このパターンはいわゆるAdapterで、あるコンポーネントのインターフェイスをもう一方のインターフェイスにあわせて変換し、別のコンテキストで使えるようにする。

Levels of Transformation

メッセージの変換とひとことで言ってもいろんな内容が含まれるので、OSI参照モデルの考え方をちょこっと拝借してレイヤーに分けてみた。

トランスポート層
システム間でのデータ転送の方法を定義する。パケットのロストやネットワーク障害への対応などもこの層で行う。EAIベンダー自前のプロトコル(TIBCO RendezVous?など)や、TCP/IPを使ったインテグレーション技術(SOAPなど)がこの層にあてはまる。トランスポート層でそれぞれ異なる仕組みを使っているシステム間でのデータ転送にはChannel Adapterパターンを使う。
データリプレゼンテーション層
システム層と呼ばれることもある。ここでは転送するデータの表現方法(XMLにする?固定長フィールドにする?など)を定義する。データの圧縮や暗号化、チェックサムやデジタル署名の追加をするのもこの層。
データタイプ層
ドメインモデルで利用するデータ型を定義する。「日付フィールドを文字列型にする?日付型にする?」「曜日を含める?含めない?」「タイムゾーンは?」など。
データストラクチャー層
アプリケーション層と呼ばれることもある。ここでは、アプリケーションで扱う論理エンティティ(顧客・住所・アカウントなど)、そしてエンティティ間の関連(一対多・多対多など)を定義する。E-R図とかクラス図でカバーする領域。

Levels of Decoupling

インテグレーションの設計時に出てくるトレードオフは、コンポーネントやアプリケーションを疎結合にせねば!という観点からのものであることが多い。変更に強くするためには疎結合にすることが欠かせない。Message Channels?を使えば結合相手の居場所を知らなくてもよくなるし、Message Routerを使えば共通のMessage Channels?に関する合意すら不要になる。しかし、こんな小技で切り離せる結合なんてたかが知れている。結合相手のデータフォーマットに依存しているうちはまだまだだね。そこでメッセージトランスレーターですよ。こいつを使えば、お互いの依存をさらに減らせるようになるよ。

Changing Transformations

多くのビジネスシナリオは複数のレイヤーで変換を要する。
ここで、EDI 850 Purchase Orderレコードを考えてみよう。

  • HTTPを通して送られる。
  • 固定フォーマットのファイルである。
  • XML文書へ変換される。
  • 異なる受注オブジェクトの定義を使用する受注管理システムへ送られる。

要求される変換は、4つのレベルすべてにわたる。

  • トランスポートはファイル転送をHTTPに。
  • データフォーマットは固定フォーマットからXMLに。
  • データタイプとデータフォーマットは受注管理システムで定義された受注オブジェクトに対応するように。
    • P.89の図では下位から、Transport、Data Representation、Data Types、Data Structuresとなってるんだけど?(高江洲)
レイヤーモデルの美しさは、下位のレイヤーを意識することなくひとつのレイヤーを扱うことができるので、
一度に1つの抽象レベルに焦点を当てられるということ。


Pipes and Filtersを使って複数のMessage Translatorをチェーンすると、P.90の図のようなアーキテクチャとなる。
各々のレイヤでMessage Translatorを作成すると、他のシナリオでもこれらのコンポーネントを再利用できるよ。

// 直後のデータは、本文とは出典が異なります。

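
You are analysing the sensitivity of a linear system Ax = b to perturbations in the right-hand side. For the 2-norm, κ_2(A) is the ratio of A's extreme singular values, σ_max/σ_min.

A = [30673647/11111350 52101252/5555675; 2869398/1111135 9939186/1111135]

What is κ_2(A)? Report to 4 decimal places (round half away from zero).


form AᵀA = [2097761127849/146803922500 1797924752442/36700980625; 1797924752442/36700980625 6164358999444/36700980625] with trace 42808315401/234886276 and determinant 13286025/58721569
char-poly roots: 729/4 and 72900/58721569
κ = σ_max/σ_min = (27/2)/(270/7663) = 383.1500

383.1500


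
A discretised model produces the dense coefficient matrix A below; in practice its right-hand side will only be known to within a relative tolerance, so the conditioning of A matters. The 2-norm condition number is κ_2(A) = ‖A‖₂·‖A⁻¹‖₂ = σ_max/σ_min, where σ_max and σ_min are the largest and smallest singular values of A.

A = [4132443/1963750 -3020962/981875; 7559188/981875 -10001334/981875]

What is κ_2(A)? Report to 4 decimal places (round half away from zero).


78.5500

AᵀA = [393027804841/6170102500 -130950304947/1542525625; -130950304947/1542525625 174644629096/1542525625]; tr = 43664252849/246804100, det = 312900721/61701025
eigenvalues of AᵀA: λ = (tr ± √(tr²−4·det))/2 = 17689/100, 70756/2468041
κ_2(A) = √(λ_max/λ_min) = √((17689/100) / (70756/2468041)) = 78.5500


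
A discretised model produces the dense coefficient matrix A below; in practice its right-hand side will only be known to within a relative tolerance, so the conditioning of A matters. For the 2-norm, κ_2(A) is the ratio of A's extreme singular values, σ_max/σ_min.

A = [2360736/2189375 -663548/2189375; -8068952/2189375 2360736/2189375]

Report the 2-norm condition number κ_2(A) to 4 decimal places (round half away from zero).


M = AᵀA = [113089697344/7669380625 -32984203392/7669380625; -32984203392/7669380625 9621392656/7669380625]. tr(M)=196337744/12271009, det(M)=25600/12271009
char-poly roots: 16 and 1600/12271009
σ_max=√16=4, σ_min=√(1600/12271009)=(40/3503) → κ = 350.3000

350.3000


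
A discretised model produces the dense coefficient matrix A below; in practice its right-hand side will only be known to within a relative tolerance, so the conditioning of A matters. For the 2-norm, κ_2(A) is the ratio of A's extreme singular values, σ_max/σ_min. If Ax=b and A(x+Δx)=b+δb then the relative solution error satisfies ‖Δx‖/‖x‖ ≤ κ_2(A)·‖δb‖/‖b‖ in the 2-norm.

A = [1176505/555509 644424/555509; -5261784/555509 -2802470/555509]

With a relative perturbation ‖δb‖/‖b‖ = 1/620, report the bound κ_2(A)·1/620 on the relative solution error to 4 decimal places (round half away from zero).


0.6427

form AᵀA = [1017270353/10798553 542539800/10798553; 542539800/10798553 289362788/10798553] with trace 76860773/635209 and determinant 58564/635209
char-poly roots: 121 and 484/635209
κ_2(A) = √(λ_max/λ_min) = √(121 / (484/635209)) = 398.5000
κ_2(A)·‖δb‖/‖b‖ = 0.6427


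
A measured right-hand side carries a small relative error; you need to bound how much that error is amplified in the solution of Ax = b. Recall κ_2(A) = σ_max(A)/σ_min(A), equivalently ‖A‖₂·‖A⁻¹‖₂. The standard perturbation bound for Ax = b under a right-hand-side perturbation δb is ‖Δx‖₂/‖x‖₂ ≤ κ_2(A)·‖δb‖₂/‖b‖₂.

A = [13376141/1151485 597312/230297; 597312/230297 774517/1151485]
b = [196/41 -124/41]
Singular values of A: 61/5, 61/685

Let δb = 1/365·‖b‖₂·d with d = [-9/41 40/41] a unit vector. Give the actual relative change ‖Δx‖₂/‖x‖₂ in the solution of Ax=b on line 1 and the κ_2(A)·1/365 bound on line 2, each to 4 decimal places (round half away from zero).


0.0039
0.3753

σ_max = 61/5, σ_min = 61/685
κ = σ_max/σ_min = (61/5)/(61/685) = 137.0000
κ_2(A)·‖δb‖/‖b‖ = 0.3753
solve Ax = b  →  x = [10.1799 -43.7505]
‖b‖₂ = 5.6569 and ‖x‖₂ = 44.9192
Δx = A⁻¹·δb where δb = 1/365·5.6569·d; ‖Δx‖ = 0.1740
relative error = 0.0039
so the bound overstates the realised error by a factor of ≈ 96.8762 (computed from the unrounded values)


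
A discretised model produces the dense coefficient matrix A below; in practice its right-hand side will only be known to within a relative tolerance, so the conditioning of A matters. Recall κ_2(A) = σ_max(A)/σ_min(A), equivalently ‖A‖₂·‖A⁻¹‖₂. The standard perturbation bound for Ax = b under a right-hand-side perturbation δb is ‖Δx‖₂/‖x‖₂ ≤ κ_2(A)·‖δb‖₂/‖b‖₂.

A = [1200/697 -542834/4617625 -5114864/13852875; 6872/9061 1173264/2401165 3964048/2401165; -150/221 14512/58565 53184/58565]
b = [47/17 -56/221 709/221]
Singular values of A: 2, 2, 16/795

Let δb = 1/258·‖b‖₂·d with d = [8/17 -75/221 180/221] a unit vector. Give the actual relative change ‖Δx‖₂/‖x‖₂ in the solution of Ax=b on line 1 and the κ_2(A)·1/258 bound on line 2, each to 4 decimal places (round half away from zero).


largest singular value 2, smallest 16/795
κ_2(A) = 2 / (16/795) = 99.3750
perturbation bound = 99.3750·1/258 = 0.3852
solve Ax = b  →  x = [0.5976 -190.6941 56.0129]
‖b‖ = 4.2426, ‖x‖ = 198.7513
δb = ε·‖b‖·d = [0.0077 -0.0056 0.0134]; solving A·Δx = δb gives ‖Δx‖ = 0.8171
dividing the unrounded norms, ‖Δx‖/‖x‖ = 0.0041
tightness: 0.0041 against a bound of 0.3852 (unrounded ratio ≈ 0.0107)

0.0041
0.3852


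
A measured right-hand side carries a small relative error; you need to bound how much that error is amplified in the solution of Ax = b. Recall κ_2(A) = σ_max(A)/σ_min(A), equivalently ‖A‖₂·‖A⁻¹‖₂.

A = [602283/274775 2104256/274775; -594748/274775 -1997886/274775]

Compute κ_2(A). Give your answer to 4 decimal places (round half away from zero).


189.5000

M = AᵀA = [851926273/89775625 2919852936/89775625; 2919852936/89775625 10011226852/89775625]. tr(M)=17381045/143641, det(M)=58564/143641
char-poly roots: 121 and 484/143641
κ_2(A) = √(λ_max/λ_min) = √(121 / (484/143641)) = 189.5000


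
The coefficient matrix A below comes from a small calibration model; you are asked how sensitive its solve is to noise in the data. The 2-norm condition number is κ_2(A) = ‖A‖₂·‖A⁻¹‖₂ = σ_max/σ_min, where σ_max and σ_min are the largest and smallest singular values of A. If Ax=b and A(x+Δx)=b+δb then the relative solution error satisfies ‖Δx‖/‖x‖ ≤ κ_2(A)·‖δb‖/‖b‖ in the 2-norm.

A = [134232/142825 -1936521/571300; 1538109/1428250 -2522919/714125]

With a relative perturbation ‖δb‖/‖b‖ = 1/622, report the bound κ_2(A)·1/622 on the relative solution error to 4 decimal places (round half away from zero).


M = AᵀA = [4955531841/2425562500 -8477780031/1212781250; -8477780031/1212781250 232574035761/9702250000]. tr(M)=403833861/15523600, det(M)=6765201/62094400
eigenvalues of AᵀA: λ = (tr ± √(tr²−4·det))/2 = 2601/100, 2601/620944
κ_2(A) = √(λ_max/λ_min) = √((2601/100) / (2601/620944)) = 78.8000
bound on ‖Δx‖/‖x‖: κ·ε = 78.8000·1/622 = 0.1267

0.1267


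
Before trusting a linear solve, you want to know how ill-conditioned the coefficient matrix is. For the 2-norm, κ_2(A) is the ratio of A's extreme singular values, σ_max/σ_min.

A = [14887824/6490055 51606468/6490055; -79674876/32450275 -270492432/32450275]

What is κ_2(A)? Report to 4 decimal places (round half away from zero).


358.0720

form AᵀA = [14137061179536/1252105050625 48465102615552/1252105050625; 48465102615552/1252105050625 166167472360464/1252105050625] with trace 288487253664/2003368081 and determinant 324000000/2003368081
solving λ² − 288487253664/2003368081·λ + 324000000/2003368081 = 0 gives λ = 144, 2250000/2003368081
κ_2(A) = √(λ_max/λ_min) = √(144 / (2250000/2003368081)) = 358.0720


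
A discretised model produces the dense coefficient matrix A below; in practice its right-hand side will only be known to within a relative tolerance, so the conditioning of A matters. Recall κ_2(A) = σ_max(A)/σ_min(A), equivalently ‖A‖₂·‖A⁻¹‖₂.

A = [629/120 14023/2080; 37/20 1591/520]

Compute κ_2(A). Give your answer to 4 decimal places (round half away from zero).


M = AᵀA = [17797/576 31487/768; 31487/768 56129/1024]. tr(M)=789913/9216, det(M)=1874161/147456
λ_max, λ_min = (789913/9216 ± √619644480625/84934656)/2 = 1369/16, 1369/9216
κ_2(A) = √(λ_max/λ_min) = √((1369/16) / (1369/9216)) = 24.0000

24.0000


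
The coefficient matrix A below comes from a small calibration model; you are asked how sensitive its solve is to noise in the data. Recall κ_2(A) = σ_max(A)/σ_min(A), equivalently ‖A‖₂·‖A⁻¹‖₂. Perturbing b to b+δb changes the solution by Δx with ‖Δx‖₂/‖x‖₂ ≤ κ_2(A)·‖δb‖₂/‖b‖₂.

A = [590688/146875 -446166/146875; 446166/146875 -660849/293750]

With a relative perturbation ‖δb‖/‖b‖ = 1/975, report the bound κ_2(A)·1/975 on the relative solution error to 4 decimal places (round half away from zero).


form AᵀA = [21919056516/862890625 -16438763187/862890625; -16438763187/862890625 49319111961/3451562500] with trace 5479813521/138062500 and determinant 28005264/862890625
λ_max, λ_min = (5479813521/138062500 ± √30025881679807377441/19061253906250000)/2 = 3969/100, 28224/34515625
so κ_2 = √((3969/100) / (28224/34515625)) = 220.3125
perturbation bound = 220.3125·1/975 = 0.2260

0.2260


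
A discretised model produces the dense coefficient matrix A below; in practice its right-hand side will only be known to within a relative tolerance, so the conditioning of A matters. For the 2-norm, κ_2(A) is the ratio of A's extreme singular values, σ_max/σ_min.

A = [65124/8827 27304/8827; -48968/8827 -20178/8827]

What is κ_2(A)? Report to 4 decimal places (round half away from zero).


339.5000

form AᵀA = [6639000400/77915929 2766222000/77915929; 2766222000/77915929 1152660100/77915929] with trace 46104500/461041 and determinant 40000/461041
λ_max, λ_min = (46104500/461041 ± √2125551153690000/212558803681)/2 = 100, 400/461041
so κ_2 = √(100 / (400/461041)) = 339.5000


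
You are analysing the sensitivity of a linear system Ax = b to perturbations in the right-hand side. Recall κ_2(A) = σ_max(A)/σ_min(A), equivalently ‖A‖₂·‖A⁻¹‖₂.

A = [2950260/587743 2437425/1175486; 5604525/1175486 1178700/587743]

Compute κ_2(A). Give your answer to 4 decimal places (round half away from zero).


AᵀA = [78747725025/1643005156 8202789000/410751289; 8202789000/410751289 13672265625/1643005156]; tr = 273431925/4860962, det = 1265625/38887696
solving λ² − 273431925/4860962·λ + 1265625/38887696 = 0 gives λ = 225/4, 5625/9721924
κ = σ_max/σ_min = (15/2)/(75/3118) = 311.8000

311.8000


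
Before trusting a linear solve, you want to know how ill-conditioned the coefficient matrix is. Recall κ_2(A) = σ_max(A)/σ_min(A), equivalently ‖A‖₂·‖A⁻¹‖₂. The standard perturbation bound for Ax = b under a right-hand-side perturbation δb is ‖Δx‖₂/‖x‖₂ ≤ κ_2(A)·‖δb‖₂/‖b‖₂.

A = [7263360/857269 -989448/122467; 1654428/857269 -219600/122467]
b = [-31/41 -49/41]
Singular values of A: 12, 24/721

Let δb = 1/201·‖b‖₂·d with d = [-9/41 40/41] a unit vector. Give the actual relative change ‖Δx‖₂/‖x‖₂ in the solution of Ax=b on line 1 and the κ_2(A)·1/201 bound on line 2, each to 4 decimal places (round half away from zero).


largest singular value 12, smallest 24/721
κ = σ_max/σ_min = 12/(24/721) = 360.5000
perturbation bound = 360.5000·1/201 = 1.7935
solve Ax = b  →  x = [-20.7787 -21.6968]
‖b‖₂ = 1.4142 and ‖x‖₂ = 30.0418
with δb = [-0.0015 0.0069], A·Δx = δb → ‖Δx‖ = 0.2114
dividing the unrounded norms, ‖Δx‖/‖x‖ = 0.0070
tightness: 0.0070 against a bound of 1.7935 (unrounded ratio ≈ 0.0039)

0.0070
1.7935


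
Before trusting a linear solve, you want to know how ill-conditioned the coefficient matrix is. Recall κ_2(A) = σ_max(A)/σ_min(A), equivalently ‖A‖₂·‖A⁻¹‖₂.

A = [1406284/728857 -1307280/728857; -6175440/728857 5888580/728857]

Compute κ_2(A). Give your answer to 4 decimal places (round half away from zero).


367.8000

form AᵀA = [23862994576/316021729 -22726341120/316021729; -22726341120/316021729 21644470800/316021729] with trace 54111136/375769 and determinant 57600/375769
char-poly roots: 144 and 400/375769
so κ_2 = √(144 / (400/375769)) = 367.8000


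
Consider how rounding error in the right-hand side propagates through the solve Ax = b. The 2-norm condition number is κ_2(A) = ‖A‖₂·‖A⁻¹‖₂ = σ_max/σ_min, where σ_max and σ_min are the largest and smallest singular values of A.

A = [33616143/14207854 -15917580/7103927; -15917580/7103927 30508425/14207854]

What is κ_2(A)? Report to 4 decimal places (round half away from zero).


M = AᵀA = [2548778219289/240027485476 -606841819920/60006871369; -606841819920/60006871369 2311820937225/240027485476]. tr(M)=2889773577/142703618, det(M)=4100625/1141628944
solving λ² − 2889773577/142703618·λ + 4100625/1141628944 = 0 gives λ = 81/4, 50625/285407236
κ_2(A) = √(λ_max/λ_min) = √((81/4) / (50625/285407236)) = 337.8800

337.8800


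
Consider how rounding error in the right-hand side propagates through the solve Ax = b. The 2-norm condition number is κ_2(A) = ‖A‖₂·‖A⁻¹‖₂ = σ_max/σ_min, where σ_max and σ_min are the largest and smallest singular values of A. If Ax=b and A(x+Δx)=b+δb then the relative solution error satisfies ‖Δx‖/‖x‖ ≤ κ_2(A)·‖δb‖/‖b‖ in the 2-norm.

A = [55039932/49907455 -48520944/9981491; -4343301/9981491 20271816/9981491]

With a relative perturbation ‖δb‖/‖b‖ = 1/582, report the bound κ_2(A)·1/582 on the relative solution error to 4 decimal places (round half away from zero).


0.4022

form AᵀA = [20715980496921/14738189731225 -18407233442952/2947637946245; -18407233442952/2947637946245 16362298997568/589527589249] with trace 255665351241/8767513225 and determinant 136048896/8767513225
solving λ² − 255665351241/8767513225·λ + 136048896/8767513225 = 0 gives λ = 729/25, 186624/350700529
σ_max=√(729/25)=(27/5), σ_min=√(186624/350700529)=(432/18727) → κ = 234.0875
perturbation bound = 234.0875·1/582 = 0.4022


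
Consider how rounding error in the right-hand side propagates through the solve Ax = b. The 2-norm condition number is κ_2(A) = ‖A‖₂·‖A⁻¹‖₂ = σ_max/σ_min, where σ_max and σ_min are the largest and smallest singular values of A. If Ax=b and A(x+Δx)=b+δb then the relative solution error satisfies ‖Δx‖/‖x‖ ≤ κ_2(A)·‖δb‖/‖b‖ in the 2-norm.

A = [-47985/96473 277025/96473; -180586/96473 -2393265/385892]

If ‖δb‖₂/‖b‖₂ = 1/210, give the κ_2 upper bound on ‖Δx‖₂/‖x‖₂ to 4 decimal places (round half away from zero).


0.0276

form AᵀA = [206590909/55071241 1121354955/110142482; 1121354955/110142482 41157414025/881139856] with trace 26450249/524176 and determinant 37515625/524176
solving λ² − 26450249/524176·λ + 37515625/524176 = 0 gives λ = 49, 765625/524176
σ_max=√49=7, σ_min=√(765625/524176)=(875/724) → κ = 5.7920
κ_2(A)·‖δb‖/‖b‖ = 0.0276


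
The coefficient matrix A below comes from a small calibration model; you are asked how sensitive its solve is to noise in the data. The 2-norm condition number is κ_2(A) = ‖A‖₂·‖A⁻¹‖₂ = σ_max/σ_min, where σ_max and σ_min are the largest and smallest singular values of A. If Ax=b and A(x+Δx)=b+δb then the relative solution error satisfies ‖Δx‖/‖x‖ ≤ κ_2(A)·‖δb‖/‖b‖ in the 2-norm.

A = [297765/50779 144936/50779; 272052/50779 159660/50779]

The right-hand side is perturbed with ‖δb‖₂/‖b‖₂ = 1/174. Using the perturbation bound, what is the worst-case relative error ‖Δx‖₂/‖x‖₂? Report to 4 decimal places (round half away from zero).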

複数のMessage Translatorをチェーンするのは、他のレイヤーに影響を与えずに個々のレイヤーの変換方法を変えることだってできる。

  • 固定フォーマットへの変換処理の代わりにCSVにコンバートできたり。


Message Translatorのパターンは、多くの特殊化されたものやバリエーションあるよ。

  • Envelope Wrapperは、メッセージングシステムの向こう側へ転送されるよう、メッセージデータをエンベロープ内にラップ。
  • Content Enricherは、情報を増大化。
  • Content Filterは、情報を削除。
  • Claim Checkは、情報を削除するが後で取り出せるよう保存。
  • Normalizerは、ことなるメッセージフォーマットを統一フォーマットにコンバート。
  • Canonical Data Modelは、データフォーマットの依存を減らすのに、複数のMessage Translatorをどう扱うかを示す。

これらのパターン内で複雑な構造変化が起こりうるのだ。

  • 多対多の関係を1対1の関係にマッピングするなど。

Examples

Structural Transformation with XSL

XMLの変換にはXSL。

  • XSLT言語はルールベースの言語でXML文書を他のフォーマットに変換。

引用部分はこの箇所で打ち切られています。